Tuesday, November 16, 2010

Trickle-up economics

With all the talk about tax cuts as a universal cure (for which of course there is exactly zero statistical evidence) that are prevalent in US media I wonder why no one is talking about much more obvious concept - a trickle-up economics, where the well-being of the population is certain to benefit the people at the top of the economic ladder.

After all, to earn more money companies need more people who can afford their products. The debt-financed prosperity of 1990s is perverse, but recent, evidence for this. By supporting policies that lead to growing inequality, the top 1% of earners are actually digging a hole for themselves. With the debt as a source of income nearly exhausted, the population will soon not be able to afford much, and the inevitable result will be collapsing incomes at the top as well...

1 comment:

BadTux said...

Your problem is that you believe money is wealth. It isn't. Money is pieces of toilet paper with pictures of dead people on it. What is wealth is what you *buy* with money -- things like, say, dachas on the Black Sea, McMansions on the ring road, that sort of thing.

During times of inflation, people took on debt or purchased assets at inflated costs. During times of deflation, people can not pay their debts in the now-suddenly-scarcer currency, and have everything taken from them by the ownership class. From 1937 to 2008, the supply of currency rose every year. Note that monetary inflation is the same thing as debt deflation -- your debts become worth less in real terms every year during times of inflation. Indeed, people made major life decisions such as purchasing a home based upon the notion that prices would always rise -- a notion which 70 years of Keynesian economics applied to the money supply reinforced, because nobody under the age of 70 had any experience with deflation.

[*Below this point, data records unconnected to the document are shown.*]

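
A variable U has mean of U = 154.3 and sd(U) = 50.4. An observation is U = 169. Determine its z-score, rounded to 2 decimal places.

z = (U − mean of U) / sd(U) = (169 − 154.3) / 50.4 ≈ 0.29.

z = 0.29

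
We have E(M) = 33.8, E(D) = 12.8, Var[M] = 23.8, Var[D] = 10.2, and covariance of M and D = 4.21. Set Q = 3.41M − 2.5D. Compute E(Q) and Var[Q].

E(Q) = 3.41·E(M) + (-2.5)·E(D) = 3.41·33.8 + (-2.5)·12.8 = 83.258.
Var[Q] = a²·Var[M] + b²·Var[D] + 2ab·covariance of M and D with a = 3.41, b = -2.5.
= 3.41²·23.8 + (-2.5)²·10.2 + 2·3.41·(-2.5)·4.21
= 276.74878 + 63.75 + (-71.7805) = 268.71828.

E(Q) = 83.258, Var[Q] = 268.71828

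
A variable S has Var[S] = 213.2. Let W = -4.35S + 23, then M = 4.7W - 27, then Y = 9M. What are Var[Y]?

Var[W] = (-4.35)²·213.2 = 4034.277.
Var[M] = 4.7²·4034.277 = 89117.17893.
Var[Y] = 9²·89117.17893 = 7218491.49333.

Var[Y] = 7218491.49333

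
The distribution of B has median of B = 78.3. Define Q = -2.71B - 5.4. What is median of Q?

median of Q = -217.593

A linear map preserves order up to sign, so median of Q = a·median of B + b = (-2.71)·78.3 + (-5.4) = -217.593.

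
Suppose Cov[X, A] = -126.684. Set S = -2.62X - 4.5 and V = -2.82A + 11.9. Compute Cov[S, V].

Cov[S, V] = a·c·Cov[X, A] = (-2.62)·(-2.82)·(-126.684) = -935.9920656. Additive constants drop out.

Cov[S, V] = -935.9920656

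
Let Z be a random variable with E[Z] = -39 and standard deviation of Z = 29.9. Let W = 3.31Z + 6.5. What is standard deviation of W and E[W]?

W = 3.31Z + 6.5 is linear with a = 3.31, b = 6.5.
standard deviation of W = |a|·standard deviation of Z = |3.31|·29.9 = 98.969.
E[W] = a·E[Z] + b = 3.31·(-39) + 6.5 = -122.59.

standard deviation of W = 98.969, E[W] = -122.59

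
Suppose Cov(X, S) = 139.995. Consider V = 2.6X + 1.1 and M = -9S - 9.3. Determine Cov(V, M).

Cov(V, M) = a·c·Cov(X, S) = 2.6·(-9)·139.995 = -3275.883. Additive constants drop out.

Cov(V, M) = -3275.883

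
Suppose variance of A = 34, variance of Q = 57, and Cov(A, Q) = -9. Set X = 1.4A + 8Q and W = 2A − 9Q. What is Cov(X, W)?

Cov(X, W) = -4039.4

By bilinearity, Cov(X, W) = ac·variance of A + bd·variance of Q + (ad+bc)·Cov(A, Q), with a=1.4, b=8, c=2, d=-9.
ac·variance of A = 1.4·2·34 = 95.2
bd·variance of Q = 8·(-9)·57 = -4104
(ad+bc)·Cov(A, Q) = (3.4)·(-9) = -30.6
Cov(X, W) = 95.2 + (-4104) + (-30.6) = -4039.4.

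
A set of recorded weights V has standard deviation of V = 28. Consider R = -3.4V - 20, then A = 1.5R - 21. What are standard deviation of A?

standard deviation of A = 142.8

standard deviation of R = |-3.4|·28 = 95.2.
standard deviation of A = |1.5|·95.2 = 142.8.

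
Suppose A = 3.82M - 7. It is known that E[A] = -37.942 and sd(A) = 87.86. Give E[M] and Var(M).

E[M] = -8.1, Var(M) = 529

From A = 3.82M - 7: E[A] = a·E[M] + b, so E[M] = (E[A] − b)/a = (-37.942 − (-7))/3.82 = -8.1.
Var(A) = 87.86² = 7719.3796.
Var(A) = a²·Var(M), so Var(M) = 7719.3796/3.82² = 529.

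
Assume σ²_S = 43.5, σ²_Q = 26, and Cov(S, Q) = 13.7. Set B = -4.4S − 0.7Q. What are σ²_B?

σ²_B = 939.292

σ²_B = a²·σ²_S + b²·σ²_Q + 2ab·Cov(S, Q) with a = -4.4, b = -0.7.
= (-4.4)²·43.5 + (-0.7)²·26 + 2·(-4.4)·(-0.7)·13.7
= 842.16 + 12.74 + 84.392 = 939.292.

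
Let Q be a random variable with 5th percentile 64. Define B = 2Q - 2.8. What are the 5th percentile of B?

Since a = 2 > 0 the transformation is increasing, so the 5th percentile of B = a·(P_{5} of Q) + b = 2·64 + (-2.8) = 125.2.

5th percentile of B = 125.2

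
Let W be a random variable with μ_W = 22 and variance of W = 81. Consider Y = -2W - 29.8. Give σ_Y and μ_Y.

σ_Y = 18, μ_Y = -73.8

Y = -2W - 29.8 is linear with a = -2, b = -29.8.
σ_W = √81 = 9.
σ_Y = |a|·σ_W = |-2|·9 = 18.
μ_Y = a·μ_W + b = (-2)·22 + (-29.8) = -73.8.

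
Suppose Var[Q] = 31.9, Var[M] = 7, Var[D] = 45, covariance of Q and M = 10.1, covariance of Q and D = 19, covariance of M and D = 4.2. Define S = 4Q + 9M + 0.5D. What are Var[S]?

Var[S] = 1929.65

Var[S] = a²·Var[Q] + b²·Var[M] + c²·Var[D] + 2ab·covariance of Q and M + 2ac·covariance of Q and D + 2bc·covariance of M and D, with a = 4, b = 9, c = 0.5.
= 510.4 + 567 + 11.25 + 727.2 + 76 + 37.8
= 1929.65.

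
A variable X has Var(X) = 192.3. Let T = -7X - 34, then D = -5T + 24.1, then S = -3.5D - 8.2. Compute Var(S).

Var(S) = 2885701.875

Var(T) = (-7)²·192.3 = 9422.7.
Var(D) = (-5)²·9422.7 = 235567.5.
Var(S) = (-3.5)²·235567.5 = 2885701.875.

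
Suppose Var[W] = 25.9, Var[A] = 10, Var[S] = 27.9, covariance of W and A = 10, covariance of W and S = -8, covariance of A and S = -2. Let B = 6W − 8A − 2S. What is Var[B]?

Var[B] = a²·Var[W] + b²·Var[A] + c²·Var[S] + 2ab·covariance of W and A + 2ac·covariance of W and S + 2bc·covariance of A and S, with a = 6, b = -8, c = -2.
= 932.4 + 640 + 111.6 + (-960) + 192 + (-64)
= 852.

Var[B] = 852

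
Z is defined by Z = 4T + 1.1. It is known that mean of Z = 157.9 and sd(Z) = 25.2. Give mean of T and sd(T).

From Z = 4T + 1.1: mean of Z = a·mean of T + b, so mean of T = (mean of Z − b)/a = (157.9 − 1.1)/4 = 39.2.
sd(Z) = |a|·sd(T), so sd(T) = 25.2/|4| = 6.3.

mean of T = 39.2, sd(T) = 6.3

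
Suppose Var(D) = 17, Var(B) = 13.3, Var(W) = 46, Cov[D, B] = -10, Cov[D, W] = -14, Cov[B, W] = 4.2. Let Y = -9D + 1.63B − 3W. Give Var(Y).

Var(Y) = a²·Var(D) + b²·Var(B) + c²·Var(W) + 2ab·Cov[D, B] + 2ac·Cov[D, W] + 2bc·Cov[B, W], with a = -9, b = 1.63, c = -3.
= 1377 + 35.33677 + 414 + 293.4 + (-756) + (-41.076)
= 1322.66077.

Var(Y) = 1322.66077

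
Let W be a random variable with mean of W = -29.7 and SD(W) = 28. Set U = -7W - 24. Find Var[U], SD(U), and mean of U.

U = -7W - 24 is linear with a = -7, b = -24.
Var[W] = 28² = 784.
Var[U] = a²·Var[W] = (-7)²·784 = 38416 (the additive constant -24 does not affect variance).
SD(U) = |a|·SD(W) = |-7|·28 = 196.
mean of U = a·mean of W + b = (-7)·(-29.7) + (-24) = 183.9.

Var[U] = 38416, SD(U) = 196, mean of U = 183.9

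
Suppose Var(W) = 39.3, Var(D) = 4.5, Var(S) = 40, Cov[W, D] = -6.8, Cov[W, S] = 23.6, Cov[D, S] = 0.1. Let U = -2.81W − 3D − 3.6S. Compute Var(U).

Var(U) = a²·Var(W) + b²·Var(D) + c²·Var(S) + 2ab·Cov[W, D] + 2ac·Cov[W, S] + 2bc·Cov[D, S], with a = -2.81, b = -3, c = -3.6.
= 310.31673 + 40.5 + 518.4 + (-114.648) + 477.4752 + 2.16
= 1234.20393.

Var(U) = 1234.20393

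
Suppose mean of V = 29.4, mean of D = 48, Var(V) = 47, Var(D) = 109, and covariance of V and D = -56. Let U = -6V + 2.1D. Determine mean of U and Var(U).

mean of U = -75.6, Var(U) = 3583.89

mean of U = (-6)·mean of V + 2.1·mean of D = (-6)·29.4 + 2.1·48 = -75.6.
Var(U) = a²·Var(V) + b²·Var(D) + 2ab·covariance of V and D with a = -6, b = 2.1.
= (-6)²·47 + 2.1²·109 + 2·(-6)·2.1·(-56)
= 1692 + 480.69 + 1411.2 = 3583.89.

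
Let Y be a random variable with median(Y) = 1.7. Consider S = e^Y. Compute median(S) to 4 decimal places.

e^Y is monotone on this domain, so median(S) = exp(1.7) ≈ 5.4739.

median(S) = 5.4739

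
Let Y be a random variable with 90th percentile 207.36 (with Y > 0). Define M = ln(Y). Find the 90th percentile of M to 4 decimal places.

90th percentile of M = 5.3345

ln(Y) is increasing, so P_{90}(M) = g(P_{90}(Y)) ≈ 5.3345.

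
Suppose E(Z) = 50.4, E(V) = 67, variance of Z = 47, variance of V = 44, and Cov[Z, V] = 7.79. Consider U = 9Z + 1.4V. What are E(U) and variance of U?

E(U) = 547.4, variance of U = 4089.548

E(U) = 9·E(Z) + 1.4·E(V) = 9·50.4 + 1.4·67 = 547.4.
variance of U = a²·variance of Z + b²·variance of V + 2ab·Cov[Z, V] with a = 9, b = 1.4.
= 9²·47 + 1.4²·44 + 2·9·1.4·7.79
= 3807 + 86.24 + 196.308 = 4089.548.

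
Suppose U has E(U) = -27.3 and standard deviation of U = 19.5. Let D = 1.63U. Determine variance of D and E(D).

variance of D = 1010.286225, E(D) = -44.499

D = 1.63U is linear with a = 1.63, b = 0.
variance of U = 19.5² = 380.25.
variance of D = a²·variance of U = 1.63²·380.25 = 1010.286225.
E(D) = a·E(U) + b = 1.63·(-27.3) = -44.499.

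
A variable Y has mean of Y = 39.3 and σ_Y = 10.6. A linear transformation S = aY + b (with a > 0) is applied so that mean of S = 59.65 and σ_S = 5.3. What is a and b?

σ_S = a·σ_Y (a > 0), so a = 5.3/10.6 = 0.5.
mean of S = a·mean of Y + b, so b = 59.65 − 0.5·39.3 = 40.

a = 0.5, b = 40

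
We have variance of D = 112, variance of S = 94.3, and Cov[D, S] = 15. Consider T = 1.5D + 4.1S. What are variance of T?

variance of T = a²·variance of D + b²·variance of S + 2ab·Cov[D, S] with a = 1.5, b = 4.1.
= 1.5²·112 + 4.1²·94.3 + 2·1.5·4.1·15
= 252 + 1585.183 + 184.5 = 2021.683.

variance of T = 2021.683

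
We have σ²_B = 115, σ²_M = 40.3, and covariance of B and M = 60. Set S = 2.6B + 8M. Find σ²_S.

σ²_S = 5852.6

σ²_S = a²·σ²_B + b²·σ²_M + 2ab·covariance of B and M with a = 2.6, b = 8.
= 2.6²·115 + 8²·40.3 + 2·2.6·8·60
= 777.4 + 2579.2 + 2496 = 5852.6.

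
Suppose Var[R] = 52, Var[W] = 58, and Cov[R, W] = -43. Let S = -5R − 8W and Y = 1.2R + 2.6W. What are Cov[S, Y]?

By bilinearity, Cov[S, Y] = ac·Var[R] + bd·Var[W] + (ad+bc)·Cov[R, W], with a=-5, b=-8, c=1.2, d=2.6.
ac·Var[R] = (-5)·1.2·52 = -312
bd·Var[W] = (-8)·2.6·58 = -1206.4
(ad+bc)·Cov[R, W] = (-22.6)·(-43) = 971.8
Cov[S, Y] = -312 + (-1206.4) + 971.8 = -546.6.

Cov[S, Y] = -546.6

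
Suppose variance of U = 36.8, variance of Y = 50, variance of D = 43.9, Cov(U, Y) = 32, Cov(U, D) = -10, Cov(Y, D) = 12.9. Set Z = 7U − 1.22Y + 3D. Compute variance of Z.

variance of Z = a²·variance of U + b²·variance of Y + c²·variance of D + 2ab·Cov(U, Y) + 2ac·Cov(U, D) + 2bc·Cov(Y, D), with a = 7, b = -1.22, c = 3.
= 1803.2 + 74.42 + 395.1 + (-546.56) + (-420) + (-94.428)
= 1211.732.

variance of Z = 1211.732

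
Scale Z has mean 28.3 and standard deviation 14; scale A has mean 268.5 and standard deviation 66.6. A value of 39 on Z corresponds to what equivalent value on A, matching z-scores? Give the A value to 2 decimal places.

z = (39 − 28.3)/14 ≈ 0.7643.
A = 268.5 + z·66.6 = 268.5 + (39 − 28.3)·66.6/14 ≈ 319.40.

A = 319.40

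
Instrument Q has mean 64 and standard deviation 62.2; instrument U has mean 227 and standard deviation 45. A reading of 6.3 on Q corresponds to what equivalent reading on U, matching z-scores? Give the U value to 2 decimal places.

z = (6.3 − 64)/62.2 ≈ -0.9277.
U = 227 + z·45 = 227 + (6.3 − 64)·45/62.2 ≈ 185.26.

U = 185.26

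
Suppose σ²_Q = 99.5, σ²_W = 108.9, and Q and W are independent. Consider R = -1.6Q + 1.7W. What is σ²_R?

σ²_R = 569.441

σ²_R = a²·σ²_Q + b²·σ²_W + 2ab·covariance of Q and W with a = -1.6, b = 1.7.
Independence gives covariance of Q and W = 0.
= (-1.6)²·99.5 + 1.7²·108.9 + 2·(-1.6)·1.7·0
= 254.72 + 314.721 + 0 = 569.441.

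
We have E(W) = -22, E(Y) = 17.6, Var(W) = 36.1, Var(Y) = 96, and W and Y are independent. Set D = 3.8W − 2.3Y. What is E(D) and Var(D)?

E(D) = 3.8·E(W) + (-2.3)·E(Y) = 3.8·(-22) + (-2.3)·17.6 = -124.08.
Var(D) = a²·Var(W) + b²·Var(Y) + 2ab·Cov[W, Y] with a = 3.8, b = -2.3.
Independence gives Cov[W, Y] = 0.
= 3.8²·36.1 + (-2.3)²·96 + 2·3.8·(-2.3)·0
= 521.284 + 507.84 + 0 = 1029.124.

E(D) = -124.08, Var(D) = 1029.124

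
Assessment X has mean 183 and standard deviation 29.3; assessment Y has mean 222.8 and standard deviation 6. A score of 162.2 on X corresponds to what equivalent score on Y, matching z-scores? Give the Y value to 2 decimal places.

Y = 218.54

z = (162.2 − 183)/29.3 ≈ -0.7099.
Y = 222.8 + z·6 = 222.8 + (162.2 − 183)·6/29.3 ≈ 218.54.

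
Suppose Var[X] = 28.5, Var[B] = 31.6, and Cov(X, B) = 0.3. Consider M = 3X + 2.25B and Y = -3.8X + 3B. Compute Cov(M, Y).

Cov(M, Y) = -111.465

By bilinearity, Cov(M, Y) = ac·Var[X] + bd·Var[B] + (ad+bc)·Cov(X, B), with a=3, b=2.25, c=-3.8, d=3.
ac·Var[X] = 3·(-3.8)·28.5 = -324.9
bd·Var[B] = 2.25·3·31.6 = 213.3
(ad+bc)·Cov(X, B) = (0.45)·0.3 = 0.135
Cov(M, Y) = -324.9 + 213.3 + 0.135 = -111.465.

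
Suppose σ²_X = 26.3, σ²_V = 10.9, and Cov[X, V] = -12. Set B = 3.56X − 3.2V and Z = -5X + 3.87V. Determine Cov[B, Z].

By bilinearity, Cov[B, Z] = ac·σ²_X + bd·σ²_V + (ad+bc)·Cov[X, V], with a=3.56, b=-3.2, c=-5, d=3.87.
ac·σ²_X = 3.56·(-5)·26.3 = -468.14
bd·σ²_V = (-3.2)·3.87·10.9 = -134.9856
(ad+bc)·Cov[X, V] = (29.7772)·(-12) = -357.3264
Cov[B, Z] = -468.14 + (-134.9856) + (-357.3264) = -960.452.

Cov[B, Z] = -960.452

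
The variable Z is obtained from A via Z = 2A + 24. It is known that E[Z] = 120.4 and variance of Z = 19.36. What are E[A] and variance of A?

E[A] = 48.2, variance of A = 4.84

From Z = 2A + 24: E[Z] = a·E[A] + b, so E[A] = (E[Z] − b)/a = (120.4 − 24)/2 = 48.2.
variance of Z = a²·variance of A, so variance of A = 19.36/2² = 4.84.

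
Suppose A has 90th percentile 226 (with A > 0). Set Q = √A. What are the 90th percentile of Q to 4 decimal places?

90th percentile of Q = 15.0333

√A is increasing, so P_{90}(Q) = g(P_{90}(A)) ≈ 15.0333.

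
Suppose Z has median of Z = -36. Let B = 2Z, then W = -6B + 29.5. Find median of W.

median of W = 461.5

median of B = 2·(-36) = -72.
median of W = (-6)·(-72) + 29.5 = 461.5.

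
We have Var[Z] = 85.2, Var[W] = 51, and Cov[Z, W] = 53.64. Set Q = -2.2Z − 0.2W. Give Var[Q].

Var[Q] = 461.6112

Var[Q] = a²·Var[Z] + b²·Var[W] + 2ab·Cov[Z, W] with a = -2.2, b = -0.2.
= (-2.2)²·85.2 + (-0.2)²·51 + 2·(-2.2)·(-0.2)·53.64
= 412.368 + 2.04 + 47.2032 = 461.6112.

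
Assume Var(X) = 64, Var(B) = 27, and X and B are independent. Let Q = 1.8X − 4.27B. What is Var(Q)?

Var(Q) = 699.6483

Var(Q) = a²·Var(X) + b²·Var(B) + 2ab·covariance of X and B with a = 1.8, b = -4.27.
Independence gives covariance of X and B = 0.
= 1.8²·64 + (-4.27)²·27 + 2·1.8·(-4.27)·0
= 207.36 + 492.2883 + 0 = 699.6483.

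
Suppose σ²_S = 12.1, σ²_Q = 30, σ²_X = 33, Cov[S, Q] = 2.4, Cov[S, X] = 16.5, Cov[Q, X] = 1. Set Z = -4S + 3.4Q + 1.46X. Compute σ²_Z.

σ²_Z = a²·σ²_S + b²·σ²_Q + c²·σ²_X + 2ab·Cov[S, Q] + 2ac·Cov[S, X] + 2bc·Cov[Q, X], with a = -4, b = 3.4, c = 1.46.
= 193.6 + 346.8 + 70.3428 + (-65.28) + (-192.72) + 9.928
= 362.6708.

σ²_Z = 362.6708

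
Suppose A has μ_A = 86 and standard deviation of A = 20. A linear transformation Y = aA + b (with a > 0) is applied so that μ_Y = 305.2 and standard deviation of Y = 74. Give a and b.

a = 3.7, b = -13

standard deviation of Y = a·standard deviation of A (a > 0), so a = 74/20 = 3.7.
μ_Y = a·μ_A + b, so b = 305.2 − 3.7·86 = -13.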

Until now, that is. The ownership class really doesn't care if the money supply collapses all the way and they can't sell anything for money. Because they will own you. Think Latin America's oligarchs. They own everything, so their minions have no place to go and must labor in their fields and workshops to produce the goods and services they want. Their every need is taken care of by their serfs, who beg for crumbs of bread in exchange for being allowed the privilege of placing a bathrobe upon their master's back upon their master exiting his bath. Do these people care that they can't sell anything to their serfs? No. And neither will our ownership class, once they own everything -- including us.